For nearly 50 years, Barney Hall has covered NASCAR racing at Darlington Raceway for radio listeners across the country, and around the world.
But he hasn't always had the best seat in the house.
At his first Darlington race on assignment, Hall remembers being assigned to cover the infield, which in those days, was not as easy as it is now.
"You were tied to a telephone connection," Hall remembered on Friday inside the gleaming, state-of-the-art Motor Racing Network mobile compound at Darlington Raceway. "Like a dog on a leash,you could only go 7 or 8 feet."
Hall also remembers when the old frontstretch (the current backstretch) was all covered grandstands, and radio announcers were perched on top of the blazing hot tin roof.
"They just put plywood out for you to walk on," Hall said. "It was nothing more than a tin roof over a plywood deal, and that was the Governor's Suite. There was chicken wire to keep people out.

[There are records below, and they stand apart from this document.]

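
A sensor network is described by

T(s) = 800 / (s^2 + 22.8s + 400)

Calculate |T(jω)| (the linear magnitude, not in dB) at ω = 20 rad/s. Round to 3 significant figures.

1.75

At s = jω = j20:
quadratic: (j20)² + 22.8·j20 + 400 = 0 + j456 → |·| ≈ 456, ∠ ≈ 90.00°
|T| = 800 / 456 ≈ 1.7544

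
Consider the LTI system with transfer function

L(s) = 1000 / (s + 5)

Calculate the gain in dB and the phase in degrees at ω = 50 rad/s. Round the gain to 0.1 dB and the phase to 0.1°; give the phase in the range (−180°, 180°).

26.0 dB, -84.3°

At s = jω = j50:
pole (s+5): 5 + j50 → |·| = √(5²+50²) = √2525 ≈ 50.249, ∠ = arctan(50/5) ≈ 84.29°
|L| = 1000 / 50.249 ≈ 19.901
Gain = 20 log₁₀(19.901) ≈ 25.98 dB
∠L = 0.00° − 84.29° = -84.29°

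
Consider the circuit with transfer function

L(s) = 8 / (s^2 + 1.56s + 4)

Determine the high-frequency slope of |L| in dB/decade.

Each pole contributes −20 dB/decade at high frequency; each zero contributes +20 dB/decade.
Net: 0 zero(s) − 2 pole(s) → -40 dB/decade.

-40 dB/decade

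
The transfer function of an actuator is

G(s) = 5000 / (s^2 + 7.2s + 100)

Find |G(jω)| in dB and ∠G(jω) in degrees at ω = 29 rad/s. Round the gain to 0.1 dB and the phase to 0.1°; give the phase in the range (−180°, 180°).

16.3 dB, -164.3°

At s = jω = j29:
quadratic: (j29)² + 7.2·j29 + 100 = -741 + j208.8 → |·| ≈ 769.86, ∠ ≈ 164.26°
|G| = 5000 / 769.86 ≈ 6.4947
Gain = 20 log₁₀(6.4947) ≈ 16.25 dB
∠G = 0.00° − 164.26° = -164.26°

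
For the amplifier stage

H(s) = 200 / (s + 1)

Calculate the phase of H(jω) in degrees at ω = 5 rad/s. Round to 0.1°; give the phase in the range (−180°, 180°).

At s = jω = j5:
pole (s+1): 1 + j5 → |·| = √(1²+5²) = √26 ≈ 5.099, ∠ = arctan(5/1) ≈ 78.69°
∠H = 0.00° − 78.69° = -78.69°

-78.7°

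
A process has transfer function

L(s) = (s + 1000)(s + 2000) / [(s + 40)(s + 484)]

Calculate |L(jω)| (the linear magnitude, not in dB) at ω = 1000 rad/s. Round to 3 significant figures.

At s = jω = j1000:
zero (s+1000): 1000 + j1000 → |·| = √(1000²+1000²) = √2000000 ≈ 1414.2, ∠ = arctan(1000/1000) ≈ 45.00°
zero (s+2000): 2000 + j1000 → |·| = √(2000²+1000²) = √5000000 ≈ 2236.1, ∠ = arctan(1000/2000) ≈ 26.57°
pole (s+40): 40 + j1000 → |·| = √(40²+1000²) = √1001600 ≈ 1000.8, ∠ = arctan(1000/40) ≈ 87.71°
pole (s+484): 484 + j1000 → |·| = √(484²+1000²) = √1234256 ≈ 1111, ∠ = arctan(1000/484) ≈ 64.17°
|L| = 1 · 3.1623e+06 / 1.1119e+06 ≈ 2.8441

2.84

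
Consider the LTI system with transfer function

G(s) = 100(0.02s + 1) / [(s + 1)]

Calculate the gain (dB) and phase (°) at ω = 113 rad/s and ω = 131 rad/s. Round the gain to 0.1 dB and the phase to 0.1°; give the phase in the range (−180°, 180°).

ω = 113: 6.8 dB, -23.4°; ω = 131: 6.6 dB, -20.5°

At ω = 113 rad/s:
zero (1 + j113·0.02) = 1 + j2.26 → |·| ≈ 2.4714, ∠ ≈ 66.13°
pole (1 + j113·1) = 1 + j113 → |·| ≈ 113, ∠ ≈ 89.49°
|G| = 100 · 2.4714 / (113) ≈ 2.1871
Gain = 20 log₁₀(2.1871) ≈ 6.80 dB
∠G = (66.13°) − (89.49°) = -23.36°

At ω = 131 rad/s:
zero (1 + j131·0.02) = 1 + j2.62 → |·| ≈ 2.8044, ∠ ≈ 69.11°
pole (1 + j131·1) = 1 + j131 → |·| ≈ 131, ∠ ≈ 89.56°
|G| = 100 · 2.8044 / (131) ≈ 2.1408
Gain = 20 log₁₀(2.1408) ≈ 6.61 dB
∠G = (69.11°) − (89.56°) = -20.45°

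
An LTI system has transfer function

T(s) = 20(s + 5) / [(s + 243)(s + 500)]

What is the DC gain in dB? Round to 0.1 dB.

T(0) = 20·5 / (243·500) ≈ 0.00082305
20 log₁₀(0.00082305) ≈ -61.69 dB

-61.7 dB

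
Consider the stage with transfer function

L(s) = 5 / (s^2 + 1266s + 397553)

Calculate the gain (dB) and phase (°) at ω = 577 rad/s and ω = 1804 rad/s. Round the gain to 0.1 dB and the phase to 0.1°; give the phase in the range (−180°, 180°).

ω = 577: -103.3 dB, -84.9°; ω = 1804: -117.3 dB, -141.4°

Substitute s = j577:
Numerator: 5 = 5 + j0
Denominator: (j577)^2 + 1266(j577) + 397553 = 64624 + j730482
|N| = √(5² + 0²) ≈ 5, ∠N ≈ 0.00°
|D| = √(64624² + 730482²) ≈ 7.3333e+05, ∠D ≈ 84.94°
|L| = 5 / 7.3333e+05 ≈ 6.8182e-06
Gain = 20 log₁₀(6.8182e-06) ≈ -103.33 dB
∠L = 0.00° − 84.94° = -84.94°

Substitute s = j1804:
Numerator: 5 = 5 + j0
Denominator: (j1804)^2 + 1266(j1804) + 397553 = -2856863 + j2283864
|N| = √(5² + 0²) ≈ 5, ∠N ≈ 0.00°
|D| = √(2856863² + 2283864²) ≈ 3.6576e+06, ∠D ≈ 141.36°
|L| = 5 / 3.6576e+06 ≈ 1.367e-06
Gain = 20 log₁₀(1.367e-06) ≈ -117.28 dB
∠L = 0.00° − 141.36° = -141.36°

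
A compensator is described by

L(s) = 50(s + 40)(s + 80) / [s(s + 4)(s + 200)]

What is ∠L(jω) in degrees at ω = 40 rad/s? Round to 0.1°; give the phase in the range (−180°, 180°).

At s = jω = j40:
zero (s+40): 40 + j40 → |·| = √(40²+40²) = √3200 ≈ 56.569, ∠ = arctan(40/40) ≈ 45.00°
zero (s+80): 80 + j40 → |·| = √(80²+40²) = √8000 ≈ 89.443, ∠ = arctan(40/80) ≈ 26.57°
pole (s+4): 4 + j40 → |·| = √(4²+40²) = √1616 ≈ 40.2, ∠ = arctan(40/4) ≈ 84.29°
pole (s+200): 200 + j40 → |·| = √(200²+40²) = √41600 ≈ 203.96, ∠ = arctan(40/200) ≈ 11.31°
pole at origin: |s| = 40, ∠ = 90.00° (in denominator)
∠L = 71.57° − 185.60° = -114.03°

-114.0°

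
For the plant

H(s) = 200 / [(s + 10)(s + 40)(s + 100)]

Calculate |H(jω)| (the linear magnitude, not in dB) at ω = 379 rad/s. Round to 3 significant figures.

At s = jω = j379:
pole (s+10): 10 + j379 → |·| = √(10²+379²) = √143741 ≈ 379.13, ∠ = arctan(379/10) ≈ 88.49°
pole (s+40): 40 + j379 → |·| = √(40²+379²) = √145241 ≈ 381.1, ∠ = arctan(379/40) ≈ 83.98°
pole (s+100): 100 + j379 → |·| = √(100²+379²) = √153641 ≈ 391.97, ∠ = arctan(379/100) ≈ 75.22°
|H| = 200 / 5.6634e+07 ≈ 3.5314e-06

3.53e-06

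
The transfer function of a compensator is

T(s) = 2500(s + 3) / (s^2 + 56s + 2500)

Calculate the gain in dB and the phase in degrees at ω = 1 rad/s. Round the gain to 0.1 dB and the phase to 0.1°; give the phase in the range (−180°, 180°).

At s = jω = j1:
zero (s+3): 3 + j1 → |·| = √(3²+1²) = √10 ≈ 3.1623, ∠ = arctan(1/3) ≈ 18.43°
quadratic: (j1)² + 56·j1 + 2500 = 2499 + j56 → |·| ≈ 2499.6, ∠ ≈ 1.28°
|T| = 2500 · 3.1623 / 2499.6 ≈ 3.1628
Gain = 20 log₁₀(3.1628) ≈ 10.00 dB
∠T = 18.43° − 1.28° = 17.15°

10.0 dB, 17.2°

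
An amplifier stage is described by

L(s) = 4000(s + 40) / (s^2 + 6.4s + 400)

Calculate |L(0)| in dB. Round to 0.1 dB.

52.0 dB

L(0) = 4000·40 / 400 = 400
20 log₁₀(400) ≈ 52.04 dB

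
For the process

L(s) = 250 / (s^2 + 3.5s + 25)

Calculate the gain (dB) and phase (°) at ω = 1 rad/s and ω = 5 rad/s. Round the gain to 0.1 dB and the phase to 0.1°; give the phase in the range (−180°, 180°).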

I thought I was going to the broadcast booth, but someone said, 'no, that's the Governor's Suite.'"
But even though Hall now takes his seat in broadcast booths in more than 20 of NASCAR's elite raceways across the country each year, he admits his mind isn't always on the action going on right in front of him, especially at Darlington.
"A lot of times, the race has been so exciting at Darlington, I almost feel like when I went in the booth upstairs, I almost felt like telling my broadcast partner, 'here, you do this, I want to watch this thing.'"
With the host of changes at Darlington over the years: lights, new pavement, new seating, and a string of sellouts, Hall knows fans are quick to embrace the track as an integral stop on the NASCAR circuit.
"Once the fans realized, hey, we could lose both races, and not have any racing at Darlington at all," he said. "That's when they said, you know, we need to go to Darlington to see what we need to do to get this thing changed."
"Not only is it fun to come and watch, it's fun to be here," he said.